The past decade, since the 2008 global financial crisis, has witnessed the rise of protectionism and populism amid a new round of efforts by various emerging countries to boost regional economic and trade integration. 

As the world's second-largest economy with largest volume of trade in goods, China is now aiming at accelerating the implementation of its Free Trade Agreement (FTA) strategy, gradually weaving a high-standard FTA network, and bringing about comprehensive opening-up dynamics that link the West and the East.

VCG Photo

VCG Photo

For China, the building of mega-RTA, or mega-Regional Trade Agreements, is essential to both promoting the nation's own opening-up and realizing the interconnectivity of the global economy. Tracing the trajectory of China's national development strategies, one could identify its repeated and strong emphasis on building a comprehensive FTA network as a strategic national task in the past decade. The momentum of mega-RTA negotiations, that China is proactively participating and promoting, would exert deep impact on the global economy.

Technically, trade costs include both tariff and non-tariff barriers. Current regional trade agreement negotiations largely focus on collaborating and building new rules and standards, relating more to removing non-tariff obstacles. 

Specifically, this calls for common endeavors from parties involved to lower existing hefty costs in terms of transportation and logistics, technical standards certification and integration, information access and communications, and more fundamentally, interconnectivity of laws, rules and social institutions.

The urgency of achieving this pact and playing a greater role in global trade via further opening up is widely recognized by Asian economies. Some member countries call for the successful conclusion by the end of this year.
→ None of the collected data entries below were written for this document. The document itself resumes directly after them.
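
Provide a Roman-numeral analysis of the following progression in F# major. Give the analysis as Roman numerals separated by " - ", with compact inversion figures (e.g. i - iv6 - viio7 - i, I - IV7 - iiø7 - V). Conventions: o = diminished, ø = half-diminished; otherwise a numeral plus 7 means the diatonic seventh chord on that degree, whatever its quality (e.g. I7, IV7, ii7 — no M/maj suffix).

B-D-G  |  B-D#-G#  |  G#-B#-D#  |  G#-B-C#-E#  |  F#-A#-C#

B-D-G: G with this quality isn't in the key; a major triad on b2 is the Neapolitan sixth, bII6 (third, B, in the bass — hence the 6).
B-D#-G#: minor triad on G# = scale degree 2 → ii6.
G#-B#-D#: a major triad on G#, the applied dominant of V → V/V.
G#-B-C#-E# has root C#, degree 5 in F# major, so V43.
F#-A#-C#: root F# is the tonic; major triad there is I.

bII6 - ii6 - V/V - V43 - I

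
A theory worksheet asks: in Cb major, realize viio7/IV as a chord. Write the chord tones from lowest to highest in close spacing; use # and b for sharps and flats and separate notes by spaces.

The slash marks an applied leading-tone chord: viio of IV. In Cb major, IV is Fb, so the leading tone to it is Eb, a half step below.
Building a fully diminished seventh chord on Eb gives Eb-Gb-Bbb-Dbb.

Eb Gb Bbb Dbb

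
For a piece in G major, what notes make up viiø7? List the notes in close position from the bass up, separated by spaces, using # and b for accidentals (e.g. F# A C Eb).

The numeral's case and figure indicate a half-diminished seventh chord. In G major its root, the leading tone, is F#.
Stacking thirds from F# gives F#-A-C-E.

F# A C E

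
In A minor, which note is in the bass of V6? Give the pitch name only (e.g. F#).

V in A minor has root E; the chord is E-G#-B.
The figure 6 means first inversion — the third is in the bass.

G#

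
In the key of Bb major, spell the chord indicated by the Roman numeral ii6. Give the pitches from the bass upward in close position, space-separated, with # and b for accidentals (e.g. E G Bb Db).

Eb G C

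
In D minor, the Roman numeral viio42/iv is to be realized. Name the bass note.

Eb

The applied chord viio42/iv is rooted on F#: F#-A-C-Eb.
The figure 42 means third inversion — the seventh is in the bass.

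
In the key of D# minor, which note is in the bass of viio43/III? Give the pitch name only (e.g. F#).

The applied chord viio43/III is rooted on E#: E#-G#-B-D.
The figure 43 means second inversion — the fifth is in the bass.

B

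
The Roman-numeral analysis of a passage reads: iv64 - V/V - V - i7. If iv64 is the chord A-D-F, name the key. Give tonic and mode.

A minor

iv64 is given as A-D-F — a minor triad with root D.
Counting down 3 scale steps from D places the tonic on A; a minor triad on degree 4 is diatonic only in minor.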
Yet more negotiation flexibility is needed, especially in controversial issues like Intellectual Property Rights (IPR) and dispute settlement mechanisms, so as to tackle long-run disagreements and boost free trade of commodities and services in this e-commerce era.

Looking back at the world's economy history in the past few centuries, the world is again witnessing the wrangling between economic protectionism and free trade. Such wrangling, back in the 19th and 20th centuries, led to intensive confrontation and even wars.

The current international economic order, since the end of World War Two, was founded to facilitate free trade and peaceful development and help countries across the world to share global welfare through free flow of commodities and capital. 

Nonetheless, since the late 20th century, existing order has often failed to satisfy growing development demands from the emerging world, and needs to be fixed. Efforts like the RCEP construction, which seek to boost economic integration among the world's fastest growing economies, are solid steps ahead to fix institutional loopholes in the existing order and further improve its balance through new stimulus into the vigor of free trade.